Ah, how I love a poem that is sweet and direct! You've pulled it off nicely. I think everyone has already stated my thoughts and ideas, so I suppose I'll just say good work and I am looking forward to the "special edition!"
I really liked this from the beginning. I only would suggest to divide it into two verses stanzas and adding some punctuation to give the idea of your flow when someone reads it out loud.
I have a couple suggestions that I think will strengthen this piece, but feel free to reject them. I noticed that, as you described the forms of art, you first described song, then painting, then painting again. In my opinion, the forms of art are visual art, musical art, and literature. In the lines: you described visual art (painting) twice. If you thought about replacing the brush with writer's instruments and described literature here, you will have described every form of art without repeating yourself.

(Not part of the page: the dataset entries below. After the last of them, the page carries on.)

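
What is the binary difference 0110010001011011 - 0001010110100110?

Method 1 - Direct subtraction (column by column from the right: bit − bit − borrow-in; if negative, add 2 and borrow 1 from the next column):
borrow: 0011111101001000
        0110010001011011
-       0001010110100110
------------------------
        0100111010110101

Method 2 - Add two's complement:
Two's complement of 0001010110100110: invert → 1110101001011001, add 1 → 1110101001011010
  0110010001011011
+ 1110101001011010
------------------
 10100111010110101  (end carry out of the top bit = 1)
Discarding the end carry: 0100111010110101
Decimal check:
  0110010001011011 = 16384 + 8192 + 1024 + 64 + 16 + 8 + 2 + 1 = 25691
  0001010110100110 = 4096 + 1024 + 256 + 128 + 32 + 4 + 2 = 5542
  25691 - 5542 = 20149, and 0100111010110101 = 16384 + 2048 + 1024 + 512 + 128 + 32 + 16 + 4 + 1 = 20149 ✓



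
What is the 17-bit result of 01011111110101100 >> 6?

Original: 01011111110101100 (decimal 49068)
Shift right by 6 positions
Drop the 6 low bits; fill with zeros on the left
Result: 00000001011111110 (decimal 766)
Equivalent: 49068 >> 6 = 49068 ÷ 2^6 = 766



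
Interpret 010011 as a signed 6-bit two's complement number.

Binary: 010011
Sign bit: 0 (non-negative)
Read directly as an unsigned value:
010011 = 16 + 2 + 1 = 19
Value: 19



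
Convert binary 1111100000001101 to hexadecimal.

Group into 4-bit nibbles from right:
  1111 = F
  1000 = 8
  0000 = 0
  1101 = D
Result: F80D



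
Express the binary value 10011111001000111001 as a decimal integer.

Sum of powers of 2 for each 1-bit:
2^0 + 2^3 + 2^4 + 2^5 + 2^9 + 2^12 + 2^13 + 2^14 + 2^15 + 2^16 + 2^19
= 1 + 8 + 16 + 32 + 512 + 4096 + 8192 + 16384 + 32768 + 65536 + 524288
= 651833



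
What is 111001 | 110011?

OR: 1 when either bit is 1
  111001
| 110011
--------
  111011
Decimal: 57 | 51 = 59



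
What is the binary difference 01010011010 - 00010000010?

Method 1 - Direct subtraction (column by column from the right: bit − bit − borrow-in; if negative, add 2 and borrow 1 from the next column):
borrow: 00000000000
        01010011010
-       00010000010
-------------------
        01000011000

Method 2 - Add two's complement:
Two's complement of 00010000010: invert → 11101111101, add 1 → 11101111110
  01010011010
+ 11101111110
-------------
 101000011000  (end carry out of the top bit = 1)
Discarding the end carry: 01000011000
Decimal check:
  01010011010 = 512 + 128 + 16 + 8 + 2 = 666
  00010000010 = 128 + 2 = 130
  666 - 130 = 536, and 01000011000 = 512 + 16 + 8 = 536 ✓



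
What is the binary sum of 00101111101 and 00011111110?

Add column by column from the right: bit + bit + carry-in; write the sum mod 2, carry 1 when the sum is 2 or 3.
carry:  01111111000
        00101111101
+       00011111110
-------------------
       001001111011
(the carry out of the leftmost column, 0, becomes the leading bit)
Decimal check:
  00101111101 = 256 + 64 + 32 + 16 + 8 + 4 + 1 = 381
  00011111110 = 128 + 64 + 32 + 16 + 8 + 4 + 2 = 254
  381 + 254 = 635, and 001001111011 = 512 + 64 + 32 + 16 + 8 + 2 + 1 = 635 ✓



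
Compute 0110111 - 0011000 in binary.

Method 1 - Direct subtraction (column by column from the right: bit − bit − borrow-in; if negative, add 2 and borrow 1 from the next column):
borrow: 0110000
        0110111
-       0011000
---------------
        0011111

Method 2 - Add two's complement:
Two's complement of 0011000: invert → 1100111, add 1 → 1101000
  0110111
+ 1101000
---------
 10011111  (end carry out of the top bit = 1)
Discarding the end carry: 0011111
Decimal check:
  0110111 = 32 + 16 + 4 + 2 + 1 = 55
  0011000 = 16 + 8 = 24
  55 - 24 = 31, and 0011111 = 16 + 8 + 4 + 2 + 1 = 31 ✓



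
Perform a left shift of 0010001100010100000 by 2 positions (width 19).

Original: 0010001100010100000 (decimal 71840)
Shift left by 2 positions
Append 2 zeros on the right
Result: 1000110001010000000 (decimal 287360)
Equivalent: 71840 << 2 = 71840 × 2^2 = 287360



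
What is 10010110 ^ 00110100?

XOR: 1 when bits differ
  10010110
^ 00110100
----------
  10100010
Decimal: 150 ^ 52 = 162



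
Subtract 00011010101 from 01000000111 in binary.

Method 1 - Direct subtraction (column by column from the right: bit − bit − borrow-in; if negative, add 2 and borrow 1 from the next column):
borrow: 01111100000
        01000000111
-       00011010101
-------------------
        00100110010

Method 2 - Add two's complement:
Two's complement of 00011010101: invert → 11100101010, add 1 → 11100101011
  01000000111
+ 11100101011
-------------
 100100110010  (end carry out of the top bit = 1)
Discarding the end carry: 00100110010
Decimal check:
  01000000111 = 512 + 4 + 2 + 1 = 519
  00011010101 = 128 + 64 + 16 + 4 + 1 = 213
  519 - 213 = 306, and 00100110010 = 256 + 32 + 16 + 2 = 306 ✓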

That's just a suggestion, feel free to leave it as it is if you don't agree. I think the theme is very strong and I'm just trying to speculate as to how you could develop it even further. Good work
I think the poem itself is a nice and tidy little description of inspiration, creative and very nicely done. That being said (and I think you know this) this isn't exactly a deep, thought provoking piece, it says what it has to say, then it's gone, which is as it should be, so that worked nicely.
In regards to flow, I think you're right, it seems a little bit choppy when said aloud. Try working with the line length (syllables) and working under more set paramenters (I.E. long line, short line, long line, short line, etc.). That might help, but I'm sure others will have better ways to improve flow.